Grazie per il parere, che da chi ci ha vissuto un bel po’ vale molto. Le uniche mie info di Hong Kong derivano altrimenti dai film 🤣 in particolare quelli di John woo, da piccolo rimasi stregato da Hard boiled. A better tommorow e city on Fire. Altrimenti per il resto so solo che giocano un po’ a rugby Union e Seven.
Comunque Donnie non è invecchiato ha semplicemente cambiato classe al suo personaggio, ossia sé stesso, come si fa in ogni buon jrpg. Per cui assumi le caratteristiche della nuova classe ma mantieni le statistiche e qualche abilità della precedente. 🤣 E comunque sia lodato il cinema di Hong Kong da John woo a Wong Kar wai.
“The Prosecutor offre, poi, un buon 20% di classico film di gangster di Hong Kong”.
Si può avere qualche suggerimento per esplorare il suddetto filone? Non ne ho mai visto uno ma sono convinto che sia il mio genere preferito.

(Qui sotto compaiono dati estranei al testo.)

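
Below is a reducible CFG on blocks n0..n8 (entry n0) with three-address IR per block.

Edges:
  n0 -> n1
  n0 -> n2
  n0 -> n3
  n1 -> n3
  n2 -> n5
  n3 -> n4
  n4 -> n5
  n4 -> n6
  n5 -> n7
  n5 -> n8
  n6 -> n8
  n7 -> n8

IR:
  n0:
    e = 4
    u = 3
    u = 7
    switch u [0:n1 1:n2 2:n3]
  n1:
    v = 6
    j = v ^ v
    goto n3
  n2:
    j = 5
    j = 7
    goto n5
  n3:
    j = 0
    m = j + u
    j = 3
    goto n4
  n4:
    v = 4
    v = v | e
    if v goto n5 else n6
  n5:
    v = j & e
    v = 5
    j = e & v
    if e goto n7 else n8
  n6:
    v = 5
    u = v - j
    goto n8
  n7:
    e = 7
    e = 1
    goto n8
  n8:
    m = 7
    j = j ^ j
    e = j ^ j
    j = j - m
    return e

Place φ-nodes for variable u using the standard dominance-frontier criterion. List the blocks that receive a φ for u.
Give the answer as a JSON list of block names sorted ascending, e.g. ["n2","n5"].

idom tree: n1←n0 n2←n0 n3←n0 n4←n3 n5←n0 n6←n4 n7←n5 n8←n0
Dom∩ at merges:
  n3: preds {n0,n1}: {n0} ∩ {n0,n1} = {n0}; idom=n0
  n5: preds {n2,n4}: {n0,n2} ∩ {n0,n3,n4} = {n0}; idom=n0
  n8: preds {n5,n6,n7}: {n0,n5} ∩ {n0,n3,n4,n6} ∩ {n0,n5,n7} = {n0}; idom=n0

DF derivation:
  join n3 pred n0: · stop@n0
  join n3 pred n1: n1 stop@n0
  join n5 pred n2: n2 stop@n0
  join n5 pred n4: n4→n3 stop@n0
  join n8 pred n5: n5 stop@n0
  join n8 pred n6: n6→n4→n3 stop@n0
  join n8 pred n7: n7→n5 stop@n0
  n0: DF=∅
  n1: DF={n3}
  n2: DF={n5}
  n3: DF={n5,n8}
  n4: DF={n5,n8}
  n5: DF={n8}
  n6: DF={n8}
  n7: DF={n8}
  n8: DF=∅

φ for u: defs {n0,n6}
  DF⁺ = {n8}

Answer: ["n8"]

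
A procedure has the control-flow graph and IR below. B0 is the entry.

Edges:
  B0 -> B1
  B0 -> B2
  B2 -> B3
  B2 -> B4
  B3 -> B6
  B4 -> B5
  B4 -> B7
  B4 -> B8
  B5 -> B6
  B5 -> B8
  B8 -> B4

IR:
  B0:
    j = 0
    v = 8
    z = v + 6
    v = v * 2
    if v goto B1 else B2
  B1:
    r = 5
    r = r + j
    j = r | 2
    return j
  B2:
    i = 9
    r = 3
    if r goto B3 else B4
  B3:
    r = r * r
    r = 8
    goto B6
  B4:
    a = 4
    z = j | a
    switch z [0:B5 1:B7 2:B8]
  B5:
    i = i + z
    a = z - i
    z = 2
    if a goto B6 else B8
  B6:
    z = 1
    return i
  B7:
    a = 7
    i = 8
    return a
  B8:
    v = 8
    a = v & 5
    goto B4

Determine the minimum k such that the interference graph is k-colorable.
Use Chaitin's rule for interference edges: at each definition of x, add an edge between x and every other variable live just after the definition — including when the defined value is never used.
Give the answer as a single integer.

Per-block:
  B0 def {j,v,z} use ∅
  B1 def {j,r} use {j}
  B2 def {i,r} use ∅
  B3 def {r} use {r}
  B4 def {a,z} use {j}
  B5 def {a,i,z} use {i,z}
  B6 def {z} use {i}
  B7 def {a,i} use ∅
  B8 def {a,v} use ∅

Live sets:
  B0: in=∅ out={j}
  B1: in={j} out=∅
  B2: in={j} out={i,j,r}
  B3: in={i,r} out={i}
  B4: in={i,j} out={i,j,z}
  B5: in={i,j,z} out={i,j}
  B6: in={i} out=∅
  B7: in=∅ out=∅
  B8: in={i,j} out={i,j}

Conflict graph:
  a↔{i,j,z}
  i↔{a,j,r,v,z}
  j↔{a,i,r,v,z}
  r↔{i,j}
  v↔{i,j,z}
  z↔{a,i,j,v}

Colouring:
  clique {a,i,j,z} ⇒ need ≥ 4
  4-colouring: r0={i}  r1={j}  r2={r,z}  r3={a,v}
  χ = 4

Answer: 4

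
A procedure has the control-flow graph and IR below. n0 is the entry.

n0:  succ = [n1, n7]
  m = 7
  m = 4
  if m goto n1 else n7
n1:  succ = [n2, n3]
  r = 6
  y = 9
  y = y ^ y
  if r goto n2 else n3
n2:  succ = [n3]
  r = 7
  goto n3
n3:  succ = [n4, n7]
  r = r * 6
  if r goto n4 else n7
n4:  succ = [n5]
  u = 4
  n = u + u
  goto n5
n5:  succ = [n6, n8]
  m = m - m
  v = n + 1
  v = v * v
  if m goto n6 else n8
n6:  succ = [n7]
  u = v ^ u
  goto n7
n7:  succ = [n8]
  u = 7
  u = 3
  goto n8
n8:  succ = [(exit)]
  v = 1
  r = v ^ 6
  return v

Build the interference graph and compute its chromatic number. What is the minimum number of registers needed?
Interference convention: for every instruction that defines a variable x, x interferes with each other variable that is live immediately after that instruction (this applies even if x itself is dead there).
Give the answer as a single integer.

Per-block:
  n0: def={m} ue=∅
  n1: def={r,y} ue=∅
  n2: def={r} ue=∅
  n3: def={r} ue={r}
  n4: def={n,u} ue=∅
  n5: def={m,v} ue={m,n}
  n6: def={u} ue={u,v}
  n7: def={u} ue=∅
  n8: def={r,v} ue=∅

Liveness:
  n0: in=∅ out={m}
  n1: in={m} out={m,r}
  n2: in={m} out={m,r}
  n3: in={m,r} out={m}
  n4: in={m} out={m,n,u}
  n5: in={m,n,u} out={u,v}
  n6: in={u,v} out=∅
  n7: in=∅ out=∅
  n8: in=∅ out=∅

Interfere edges:
  m — {n,r,u,v,y}
  n — {m,u}
  r — {m,v,y}
  u — {m,n,v}
  v — {m,r,u}
  y — {m,r}

Chromatic number:
  lower bound: {m,n,u} mutually conflict ⇒ χ ≥ 3
  3-colouring: c0={m}  c1={r,u}  c2={n,v,y}
  χ = 3

Answer: 3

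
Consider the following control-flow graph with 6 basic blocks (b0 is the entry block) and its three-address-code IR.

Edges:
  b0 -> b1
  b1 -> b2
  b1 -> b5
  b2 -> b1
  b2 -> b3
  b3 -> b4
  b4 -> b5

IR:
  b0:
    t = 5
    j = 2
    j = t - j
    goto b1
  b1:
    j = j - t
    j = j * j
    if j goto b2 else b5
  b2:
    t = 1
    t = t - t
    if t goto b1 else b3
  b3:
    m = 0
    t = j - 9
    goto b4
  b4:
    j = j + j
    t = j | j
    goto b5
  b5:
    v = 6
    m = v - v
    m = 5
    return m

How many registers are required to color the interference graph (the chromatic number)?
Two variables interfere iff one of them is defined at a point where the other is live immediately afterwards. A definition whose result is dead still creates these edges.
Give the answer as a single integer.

def/use:
  b0: {j,t} / ∅
  b1: {j} / {j,t}
  b2: {t} / ∅
  b3: {m,t} / {j}
  b4: {j,t} / {j}
  b5: {m,v} / ∅

Live sets:
  b0 li=∅ lo={j,t}
  b1 li={j,t} lo={j}
  b2 li={j} lo={j,t}
  b3 li={j} lo={j}
  b4 li={j} lo=∅
  b5 li=∅ lo=∅

Interference:
  j: {m,t}
  m: {j}
  t: {j}
  v: ∅

Colouring:
  clique {j,m} ⇒ need ≥ 2
  assign j→r0 m→r1 t→r1 v→r0 — no edge inside a register ⇒ χ ≤ 2
  χ = 2

Answer: 2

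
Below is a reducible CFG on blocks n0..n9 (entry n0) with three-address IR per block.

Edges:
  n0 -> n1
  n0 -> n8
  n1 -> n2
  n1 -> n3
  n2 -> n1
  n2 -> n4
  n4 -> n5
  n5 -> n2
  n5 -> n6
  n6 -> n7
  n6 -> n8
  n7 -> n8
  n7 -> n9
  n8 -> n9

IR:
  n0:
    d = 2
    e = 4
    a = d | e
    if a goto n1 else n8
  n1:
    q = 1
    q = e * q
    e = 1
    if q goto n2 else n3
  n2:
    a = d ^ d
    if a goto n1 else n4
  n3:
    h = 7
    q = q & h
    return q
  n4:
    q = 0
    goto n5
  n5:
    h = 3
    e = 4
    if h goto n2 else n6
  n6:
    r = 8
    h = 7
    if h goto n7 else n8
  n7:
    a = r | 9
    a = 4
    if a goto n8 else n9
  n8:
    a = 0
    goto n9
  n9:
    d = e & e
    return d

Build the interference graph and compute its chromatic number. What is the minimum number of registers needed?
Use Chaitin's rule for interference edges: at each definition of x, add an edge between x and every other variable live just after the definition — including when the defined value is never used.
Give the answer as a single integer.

Answer: 4

Derivation:
Per-block:
  n0: {a,d,e} / ∅
  n1: {e,q} / {e}
  n2: {a} / {d}
  n3: {h,q} / {q}
  n4: {q} / ∅
  n5: {e,h} / ∅
  n6: {h,r} / ∅
  n7: {a} / {r}
  n8: {a} / ∅
  n9: {d} / {e}

Live sets:
  live n0: ∅→{d,e}
  live n1: {d,e}→{d,e,q}
  live n2: {d,e}→{d,e}
  live n3: {q}→∅
  live n4: {d}→{d}
  live n5: {d}→{d,e}
  live n6: {e}→{e,r}
  live n7: {e,r}→{e}
  live n8: {e}→{e}
  live n9: {e}→∅

Interference:
  a↔{d,e}
  d↔{a,e,h,q}
  e↔{a,d,h,q,r}
  h↔{d,e,q,r}
  q↔{d,e,h}
  r↔{e,h}

Colouring:
  lower bound: {d,e,h,q} mutually conflict ⇒ χ ≥ 4
  4-colouring: c0={e}  c1={d,r}  c2={a,h}  c3={q}
  χ = 4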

Non ne hai mai visto uno nel senso che non hai mai visto nemmeno Hard Boiled di John Woo? Né The killer? Guarda questi due (in quest’ordine) più The mission di Johnnie To, e poi se ti piacciono puoi procedere con A better tomorrow, Infernal affairs, Exiled, PTU, City on fire…
Riguardo a questo film ho visto una clip epica di Donnie che mena dei tizi in un treno della metropolitana, tanta roba.
Non vedo l’ora di vedere questo Prosecutor!